Neste contexto, aumentam as vozes que clamam para que se repense fundamentalmente a forma como as coisas têm sido feitas, que aumenta a desigualdade e destrói o meio ambiente global. A proposta da reunião de Davos para um “grande reinício” é provavelmente simbólica.

No entanto, para salvar o futuro deste planeta, não devemos deixar a ação apenas para a elite, aos políticos e aos especialistas. “Deixar para os outros” só acabará dando privilégios aos ultrarricos. Portanto, para escolher um futuro melhor, cada cidadão deve se levantar, falar e agir como parte interessada. Ainda assim, levantar a voz e agir cegamente não fará com que as coisas corram bem e será grande desperdício de um tempo precioso. É crucial rumar para a direção correta e com uma estratégia apropriada.

Para descobrir a direção correta, é necessário retornar às causas da crise climática. Quem possui a chave para a causa não é ninguém menos que o capitalismo. Isso acontece porque as emissões de CO₂ só começaram a aumentar significativamente após a Revolução Industrial, ou seja, desde que o capitalismo ganhou força. Logo após isso, houve um filósofo que pensou além do capitalismo: o alemão Karl Marx.

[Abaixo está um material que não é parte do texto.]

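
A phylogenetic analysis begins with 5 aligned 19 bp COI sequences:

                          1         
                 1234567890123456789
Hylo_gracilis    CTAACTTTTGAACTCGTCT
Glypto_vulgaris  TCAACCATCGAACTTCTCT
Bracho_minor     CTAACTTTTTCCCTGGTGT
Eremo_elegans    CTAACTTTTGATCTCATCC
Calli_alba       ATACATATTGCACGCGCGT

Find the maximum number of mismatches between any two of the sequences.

12

Pairwise Hamming distances:
  Hylo_gracilis vs Glypto_vulgaris: 7
  Hylo_gracilis vs Bracho_minor: 5
  Hylo_gracilis vs Eremo_elegans: 3
  Hylo_gracilis vs Calli_alba: 8
  Glypto_vulgaris vs Bracho_minor: 11
  Glypto_vulgaris vs Eremo_elegans: 9
  Glypto_vulgaris vs Calli_alba: 12
  Bracho_minor vs Eremo_elegans: 7
  Bracho_minor vs Calli_alba: 9
  Eremo_elegans vs Calli_alba: 11
The largest is 12, between Glypto_vulgaris and Calli_alba.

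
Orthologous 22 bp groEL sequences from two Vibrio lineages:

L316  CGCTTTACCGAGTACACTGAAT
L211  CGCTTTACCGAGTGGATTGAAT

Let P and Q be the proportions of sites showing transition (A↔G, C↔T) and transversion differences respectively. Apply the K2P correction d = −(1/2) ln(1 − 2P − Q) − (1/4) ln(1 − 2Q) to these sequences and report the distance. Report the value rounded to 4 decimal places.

The sequences differ at positions 14 (A/G, transition), 15 (C/G, transversion), 17 (C/T, transition).
Of the 3 differences, 2 transitions and 1 transversion over 22 sites: P = 2/22 = 0.090909, Q = 1/22 = 0.045455.
d = −0.5·ln(0.772727) − 0.25·ln(0.909090) = −0.5·(-0.257829) − 0.25·(-0.095311) = 0.1527.

0.1527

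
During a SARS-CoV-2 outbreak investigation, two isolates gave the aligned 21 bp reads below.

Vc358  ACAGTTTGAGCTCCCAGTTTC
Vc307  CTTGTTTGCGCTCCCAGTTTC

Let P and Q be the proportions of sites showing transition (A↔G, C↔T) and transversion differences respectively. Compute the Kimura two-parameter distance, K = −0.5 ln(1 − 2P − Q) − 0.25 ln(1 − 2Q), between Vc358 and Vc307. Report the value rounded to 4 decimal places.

0.2201

Mismatches occur at site 1 (A/C, transversion), site 2 (C/T, transition), site 3 (A/T, transversion), site 9 (A/C, transversion).
Of the 4 differences, 1 transition and 3 transversions over 21 sites: P = 1/21 = 0.047619, Q = 3/21 = 0.142857.
d = −0.5·ln(0.761905) − 0.25·ln(0.714286) = −0.5·(-0.271933) − 0.25·(-0.336472) = 0.2201.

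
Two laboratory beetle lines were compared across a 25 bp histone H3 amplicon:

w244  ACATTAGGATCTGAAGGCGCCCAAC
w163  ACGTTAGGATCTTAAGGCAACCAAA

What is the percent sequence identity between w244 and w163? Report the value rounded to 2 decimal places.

Differing sites — 3:A/G; 13:G/T; 19:G/A; 20:C/A; 25:C/A.
20 of the 25 sites match, so the percent identity is 20/25 × 100 = 80.00%.

80.00%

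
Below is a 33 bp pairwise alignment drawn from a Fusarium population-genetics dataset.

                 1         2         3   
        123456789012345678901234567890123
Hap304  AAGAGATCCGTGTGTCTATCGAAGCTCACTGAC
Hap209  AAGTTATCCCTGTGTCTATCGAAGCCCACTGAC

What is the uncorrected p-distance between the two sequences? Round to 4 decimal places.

Mismatches occur at site 4 (A/T), site 5 (G/T), site 10 (G/C), site 26 (T/C).
There are 4 differences over 33 sites, so p = 4/33 = 0.1212.

0.1212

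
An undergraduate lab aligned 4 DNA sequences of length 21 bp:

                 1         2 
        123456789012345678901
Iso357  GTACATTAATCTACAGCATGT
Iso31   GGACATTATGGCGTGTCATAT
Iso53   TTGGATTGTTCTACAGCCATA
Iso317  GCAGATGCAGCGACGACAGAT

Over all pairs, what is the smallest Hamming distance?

Pairwise Hamming distances:
  Iso357 vs Iso31: 10
  Iso357 vs Iso53: 9
  Iso357 vs Iso317: 10
  Iso31 vs Iso53: 16
  Iso31 vs Iso317: 11
  Iso53 vs Iso317: 14
The smallest is 9, between Iso357 and Iso53.

9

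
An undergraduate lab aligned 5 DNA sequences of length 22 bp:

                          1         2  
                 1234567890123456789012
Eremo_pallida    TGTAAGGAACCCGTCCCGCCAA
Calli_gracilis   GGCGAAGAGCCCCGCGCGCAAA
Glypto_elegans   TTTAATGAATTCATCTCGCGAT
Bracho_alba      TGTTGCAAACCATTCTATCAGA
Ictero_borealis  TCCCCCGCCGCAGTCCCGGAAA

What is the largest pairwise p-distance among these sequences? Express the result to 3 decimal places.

Pairwise Hamming distances:
  Eremo_pallida vs Calli_gracilis: 9
  Eremo_pallida vs Glypto_elegans: 8
  Eremo_pallida vs Bracho_alba: 11
  Eremo_pallida vs Ictero_borealis: 11
  Calli_gracilis vs Glypto_elegans: 13
  Calli_gracilis vs Bracho_alba: 14
  Calli_gracilis vs Ictero_borealis: 13
  Glypto_elegans vs Bracho_alba: 14
  Glypto_elegans vs Ictero_borealis: 15
  Bracho_alba vs Ictero_borealis: 14
The largest is 15 mismatches, between Glypto_elegans and Ictero_borealis; p = 15/22 = 0.682.

0.682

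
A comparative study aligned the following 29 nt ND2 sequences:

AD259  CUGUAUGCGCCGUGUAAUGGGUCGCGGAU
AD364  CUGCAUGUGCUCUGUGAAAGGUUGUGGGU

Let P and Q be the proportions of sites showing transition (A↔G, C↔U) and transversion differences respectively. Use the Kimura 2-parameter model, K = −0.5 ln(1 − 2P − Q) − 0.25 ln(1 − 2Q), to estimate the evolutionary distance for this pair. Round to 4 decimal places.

Differing sites — 4:U/C (Ti); 8:C/U (Ti); 11:C/U (Ti); 12:G/C (Tv); 16:A/G (Ti); 18:U/A (Tv); 19:G/A (Ti); 23:C/U (Ti); 25:C/U (Ti); 28:A/G (Ti).
Of the 10 differences, 8 transitions and 2 transversions over 29 sites: P = 8/29 = 0.275862, Q = 2/29 = 0.068966.
d = −0.5·ln(0.379310) − 0.25·ln(0.862068) = −0.5·(-0.969401) − 0.25·(-0.148421) = 0.5218.

0.5218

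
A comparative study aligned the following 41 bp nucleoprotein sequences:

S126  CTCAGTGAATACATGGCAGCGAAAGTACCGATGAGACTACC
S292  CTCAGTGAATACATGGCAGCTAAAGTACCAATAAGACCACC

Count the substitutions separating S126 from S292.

The sequences differ at positions 21 (G/T), 30 (G/A), 33 (G/A), 38 (T/C).
That gives 4 mismatches out of 41 aligned sites, so the Hamming distance is 4.

4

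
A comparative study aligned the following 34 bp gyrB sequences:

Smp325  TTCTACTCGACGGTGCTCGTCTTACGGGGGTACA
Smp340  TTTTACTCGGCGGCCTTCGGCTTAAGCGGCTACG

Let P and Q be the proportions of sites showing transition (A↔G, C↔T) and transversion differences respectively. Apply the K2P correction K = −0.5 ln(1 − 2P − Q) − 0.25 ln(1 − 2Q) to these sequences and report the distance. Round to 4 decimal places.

0.3780

Differing sites — 3:C/T (Ti); 10:A/G (Ti); 14:T/C (Ti); 15:G/C (Tv); 16:C/T (Ti); 20:T/G (Tv); 25:C/A (Tv); 27:G/C (Tv); 30:G/C (Tv); 34:A/G (Ti).
Of the 10 differences, 5 transitions and 5 transversions over 34 sites: P = 5/34 = 0.147059, Q = 5/34 = 0.147059.
d = −0.5·ln(0.558823) − 0.25·ln(0.705882) = −0.5·(-0.581922) − 0.25·(-0.348307) = 0.3780.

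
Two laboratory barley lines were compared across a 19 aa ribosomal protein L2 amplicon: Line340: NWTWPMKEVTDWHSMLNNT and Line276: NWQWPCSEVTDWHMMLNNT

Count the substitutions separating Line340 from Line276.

4

The sequences differ at positions 3 (T/Q), 6 (M/C), 7 (K/S), 14 (S/M).
That gives 4 mismatches out of 19 aligned sites, so the Hamming distance is 4.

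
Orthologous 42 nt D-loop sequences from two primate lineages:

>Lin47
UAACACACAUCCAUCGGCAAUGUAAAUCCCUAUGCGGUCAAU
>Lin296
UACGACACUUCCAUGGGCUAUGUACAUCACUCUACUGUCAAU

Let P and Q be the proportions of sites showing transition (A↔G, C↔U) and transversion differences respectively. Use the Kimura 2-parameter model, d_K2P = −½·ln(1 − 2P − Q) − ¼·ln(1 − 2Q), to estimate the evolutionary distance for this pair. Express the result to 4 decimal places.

The sequences differ at positions 3 (A/C, transversion), 4 (C/G, transversion), 9 (A/U, transversion), 15 (C/G, transversion), 19 (A/U, transversion), 25 (A/C, transversion), 29 (C/A, transversion), 32 (A/C, transversion), 34 (G/A, transition), 36 (G/U, transversion).
Of the 10 differences, 1 transition and 9 transversions over 42 sites: P = 1/42 = 0.023810, Q = 9/42 = 0.214286.
d = −0.5·ln(0.738094) − 0.25·ln(0.571428) = −0.5·(-0.303684) − 0.25·(-0.559617) = 0.2917.

0.2917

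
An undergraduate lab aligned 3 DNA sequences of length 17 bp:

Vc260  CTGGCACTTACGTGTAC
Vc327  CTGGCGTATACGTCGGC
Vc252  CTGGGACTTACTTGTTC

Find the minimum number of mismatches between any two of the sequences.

Pairwise Hamming distances:
  Vc260 vs Vc327: 6
  Vc260 vs Vc252: 3
  Vc327 vs Vc252: 8
The smallest is 3, between Vc260 and Vc252.

3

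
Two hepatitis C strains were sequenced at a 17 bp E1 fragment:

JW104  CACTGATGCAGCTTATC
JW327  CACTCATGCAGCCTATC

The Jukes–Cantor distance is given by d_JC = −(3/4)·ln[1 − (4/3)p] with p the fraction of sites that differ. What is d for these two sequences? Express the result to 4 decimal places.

0.1280

Mismatches occur at site 5 (G↔C), site 13 (T↔C).
p = 2/17 = 0.117647.
d = −0.75 · ln(1 − (4/3)·0.117647) = −0.75 · ln(0.843137) = −0.75 · (-0.170626) = 0.1280.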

O capital no Antropoceno analisa o entrelaçamento do capital, da sociedade e da natureza no Antropoceno, com base em O capital de Marx. É claro que não tenho a menor intenção de relembrar o marxismo do passado. Pretendo escavar e desenvolver novos pensamentos marxianos que estiveram adormecidos durante cerca de 150 anos.

Este livro libertará nossa imaginação para criar uma sociedade melhor numa era de crise climática.


Qual é a relação entre capitalismo, sociedade e natureza? Em O capital no Antropoceno, o filósofo japonês Kohei Saito propõe uma interpretação dos estudos de Karl Marx frente aos problemas ambientais que enfrentamos no século XXI. A mensagem central da obra é que o sistema capitalista dominante, de alta financeirização e busca ilimitada do lucro, está destruindo o planeta, e só um novo sistema, pautado pelo decrescimento, com a produção social e a partilha da riqueza como objetivo central, é capaz de reparar os danos causados até aqui.

Best-seller com mais de 500 mil exemplares vendidos, o aguardado livro do filósofo japonês Kohei Saito revela, de maneira acessível, como o sistema capitalista dominante, de alta financeirização e sua busca ilimitada do lucro, está destruindo o planeta.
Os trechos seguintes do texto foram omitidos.